The concept of councillors as corporate parents dates back to September 1998 when then Secretary of State for Health, Frank Dobson MP, wrote a letter to Local Authorities as part of the launch of the Quality Protects initiative. Within this letter, he posed a key question to all councillors: ‘Would this be good enough for my children?’ The term wasn’t written into law for another nineteen years until the Children and Social Work Act 2017. This made the Local Authority that took a child into Care that child’s corporate parent until the age of 25. As well as including social services, the responsibility extends to all councillors, officers within a council, and other relevant agencies and includes ensuring that Care Experienced People have the same opportunities as their peers.

The Truth About Care

According to Home For Good, there are approximately 103,000 children in Care in the UK. In England, this is around 67 per 10,000 children. Care-experienced people tend to have poorer life outcomes than the general population. To put this into perspective, 25 per cent of the homeless population are care experienced and just under 25 per cent of the adult prison population are care leavers. Furthermore, 41 per cent of care leavers aged 19-21 are out of education, training and employment and only 13 per cent attend higher education by their nineteenth birthday — compared to 45 per cent of their peers. According to the House of Parliament, 22 per cent of care leavers aged 27 are employed. Employed care leavers experience a pay gap of an average of £6,000. According to the Nuffield Foundation, care-experienced people are 360 per cent more likely to die prematurely, as well as more likely to die by unnatural causes such as violent deaths, suicide and accidents. According to Barnardos, 45 per cent of looked-after children have a mental illness, including 72 per cent of those in residential care. Those in care and care leavers are four to five times more likely to attempt suicide into adulthood. If you’re a councillor, would this be good enough for your children?

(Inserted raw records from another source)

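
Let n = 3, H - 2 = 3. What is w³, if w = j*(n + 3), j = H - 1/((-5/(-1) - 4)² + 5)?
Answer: 24389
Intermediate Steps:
H = 5 (H = 2 + 3 = 5)
j = 29/6 (j = 5 - 1/((-5/(-1) - 4)² + 5) = 5 - 1/((-5*(-1) - 4)² + 5) = 5 - 1/((5 - 4)² + 5) = 5 - 1/(1² + 5) = 5 - 1/(1 + 5) = 5 - 1/6 = 5 - 1*⅙ = 5 - ⅙ = 29/6 ≈ 4.8333)
w = 29 (w = 29*(3 + 3)/6 = (29/6)*6 = 29)
w³ = 29³ = 24389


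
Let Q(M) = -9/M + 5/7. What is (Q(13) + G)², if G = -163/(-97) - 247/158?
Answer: 37634836009/1945093251556 ≈ 0.019349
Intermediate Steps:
Q(M) = 5/7 - 9/M (Q(M) = -9/M + 5*(⅐) = -9/M + 5/7 = 5/7 - 9/M)
G = 1795/15326 (G = -163*(-1/97) - 247*1/158 = 163/97 - 247/158 = 1795/15326 ≈ 0.11712)
(Q(13) + G)² = ((5/7 - 9/13) + 1795/15326)² = (2/91 + 1795/15326)² = (193997/1394666)² = 37634836009/1945093251556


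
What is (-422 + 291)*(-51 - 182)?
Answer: 30523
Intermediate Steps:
(-422 + 291)*(-51 - 182) = -131*(-233) = 30523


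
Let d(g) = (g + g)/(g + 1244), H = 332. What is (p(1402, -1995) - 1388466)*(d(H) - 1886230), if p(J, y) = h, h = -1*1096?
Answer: 516343490324574/197 ≈ 2.6210e+12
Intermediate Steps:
d(g) = 2*g/(1244 + g) (d(g) = (2*g)/(1244 + g) = 2*g/(1244 + g))
h = -1096
p(J, y) = -1096
(p(1402, -1995) - 1388466)*(d(H) - 1886230) = (-1096 - 1388466)*(2*332/(1244 + 332) - 1886230) = -1389562*(2*332/1576 - 1886230) = -1389562*(2*332*(1/1576) - 1886230) = -1389562*(83/197 - 1886230) = -1389562*(-371587227/197) = 516343490324574/197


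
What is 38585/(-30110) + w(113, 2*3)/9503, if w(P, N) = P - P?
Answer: -7717/6022 ≈ -1.2815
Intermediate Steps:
w(P, N) = 0
38585/(-30110) + w(113, 2*3)/9503 = 38585/(-30110) + 0/9503 = 38585*(-1/30110) + 0*(1/9503) = -7717/6022 + 0 = -7717/6022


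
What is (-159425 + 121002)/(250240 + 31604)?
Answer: -38423/281844 ≈ -0.13633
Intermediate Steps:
(-159425 + 121002)/(250240 + 31604) = -38423/281844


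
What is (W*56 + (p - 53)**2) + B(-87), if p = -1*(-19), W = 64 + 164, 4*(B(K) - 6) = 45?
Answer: 55765/4 ≈ 13941.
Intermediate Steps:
B(K) = 69/4 (B(K) = 6 + (1/4)*45 = 6 + 45/4 = 69/4)
W = 228
p = 19
(W*56 + (p - 53)**2) + B(-87) = (228*56 + (19 - 53)**2) + 69/4 = (12768 + (-34)**2) + 69/4 = (12768 + 1156) + 69/4 = 13924 + 69/4 = 55765/4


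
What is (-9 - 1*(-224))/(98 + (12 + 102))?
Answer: 215/212 ≈ 1.0142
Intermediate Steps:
(-9 - 1*(-224))/(98 + (12 + 102)) = (-9 + 224)/(98 + 114) = 215/212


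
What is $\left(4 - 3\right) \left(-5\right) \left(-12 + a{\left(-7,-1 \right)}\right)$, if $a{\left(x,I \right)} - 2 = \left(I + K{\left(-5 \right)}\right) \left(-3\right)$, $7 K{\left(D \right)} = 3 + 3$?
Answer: $\frac{335}{7} \approx 47.857$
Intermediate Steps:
$K{\left(D \right)} = \frac{6}{7}$ ($K{\left(D \right)} = \frac{3 + 3}{7} = \frac{1}{7} \cdot 6 = \frac{6}{7}$)
$a{\left(x,I \right)} = - \frac{4}{7} - 3 I$ ($a{\left(x,I \right)} = 2 + \left(I + \frac{6}{7}\right) \left(-3\right) = 2 + \left(\frac{6}{7} + I\right) \left(-3\right) = 2 - \left(\frac{18}{7} + 3 I\right) = - \frac{4}{7} - 3 I$)
$\left(4 - 3\right) \left(-5\right) \left(-12 + a{\left(-7,-1 \right)}\right) = \left(4 - 3\right) \left(-5\right) \left(-12 - - \frac{17}{7}\right) = 1 \left(-5\right) \left(-12 + \left(- \frac{4}{7} + 3\right)\right) = - 5 \left(-12 + \frac{17}{7}\right) = \left(-5\right) \left(- \frac{67}{7}\right) = \frac{335}{7}$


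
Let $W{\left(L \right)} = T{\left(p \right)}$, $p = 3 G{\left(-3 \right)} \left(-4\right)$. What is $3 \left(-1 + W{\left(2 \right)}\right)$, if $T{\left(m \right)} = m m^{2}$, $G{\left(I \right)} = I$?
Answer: $139965$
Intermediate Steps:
$p = 36$ ($p = 3 \left(-3\right) \left(-4\right) = \left(-9\right) \left(-4\right) = 36$)
$T{\left(m \right)} = m^{3}$
$W{\left(L \right)} = 46656$ ($W{\left(L \right)} = 36^{3} = 46656$)
$3 \left(-1 + W{\left(2 \right)}\right) = 3 \left(-1 + 46656\right) = 3 \cdot 46655 = 139965$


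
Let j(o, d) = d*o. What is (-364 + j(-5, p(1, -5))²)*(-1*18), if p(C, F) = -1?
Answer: 6102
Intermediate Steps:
(-364 + j(-5, p(1, -5))²)*(-1*18) = (-364 + (-1*(-5))²)*(-1*18) = (-364 + 5²)*(-18) = (-364 + 25)*(-18) = -339*(-18) = 6102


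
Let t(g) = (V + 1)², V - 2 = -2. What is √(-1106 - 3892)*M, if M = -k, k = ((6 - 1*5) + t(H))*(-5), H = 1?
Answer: 70*I*√102 ≈ 706.96*I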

I am a care-experienced person who was abused while in care. I never received the support or care I needed as a looked-after child or care leaver. I wasn’t even treated like a human being, let alone a vulnerable child. Predictably, I fit a lot of the grim statistics. I’ve been homeless, more than once. I’ve attempted suicide on more than one occasion. I’ve experienced the criminal justice system. I struggle with several chronic mental and physical illnesses. I’ve had a friend pass away by suicide. I’ve faced significant loneliness and been through years without a single friend. I’ve lived most of my life without being loved. I’ve been extensively bullied. I’ve struggled to maintain a job due to health and housing issues. I dropped out of university at 22, though managed to return at 24. If either the Local Authority where I was taken into care or the Local Authority I ran away to as a care leaver had taken their jobs as my corporate parents seriously, much of the trauma and abuse that I experienced could have been significantly reduced or avoided entirely. Both those Local Authorities are absent from the list that have passed the motion to make being care experienced a protected characteristic, which is further telling of their apathy towards their corporate children.

A Duty to Care for Care Leavers

In the 2022 Independent Review of Children’s Social Care in England, Josh MacAlister recommended making being care experienced a protected characteristic under the Equality Act 2010, which would make England the first country to do so. The current nine protected characteristics are age, disability, gender reassignment, marriage and civil partnership, pregnancy and maternity, race, religion or belief, sex, and sexual orientation. Adding being care experienced would strengthen the authority of policymakers, public services, companies and employers to apply policies that ensure better outcomes for care-experienced people. It would also reduce some of the stigma and show that those who already are corporate parents take their role seriously. Furthermore, it would extend the legal acknowledgement of care-experienced people beyond the age of 25 — when care leavers under the Children and Social Work Act 2017 stop being recognised. This would acknowledge that being care experienced and the resulting disadvantages do not magically disappear at 25 but rather follow you throughout life.

The four main types of discrimination suffered by care leavers are direct discrimination, indirect discrimination, harassment and victimisation. Things such as requiring a guarantor to rent a home are discriminative to care-experienced people, falling under indirect discrimination. Aspects of the local connection test — used to determine whether councils have a duty of care to someone who is homeless or at risk of homelessness — also fall under indirect discrimination because of such things as needing a family to live in the area in order to have a local connection.

Unfortunately, the government has rejected the recommendation to establish being care experienced as a protected characteristic. The tabled Early Days Motion in the House of Parliament has currently been signed by ten members. Since then, Local Authorities across the country and across political parties, have voted to pass a motion to act as though being care experienced is a protected characteristic. As of September 27, 55 councils have passed this motion. The stories of councils passing the motion unanimously and of cross-party comradery — where one councillor from one party proposed the motion and another councillor from another party seconded it — are heartwarming.

When all is said and done, councillors need to look at the life outcomes for care-experienced people and ask themselves honestly: Would this be good enough for my children?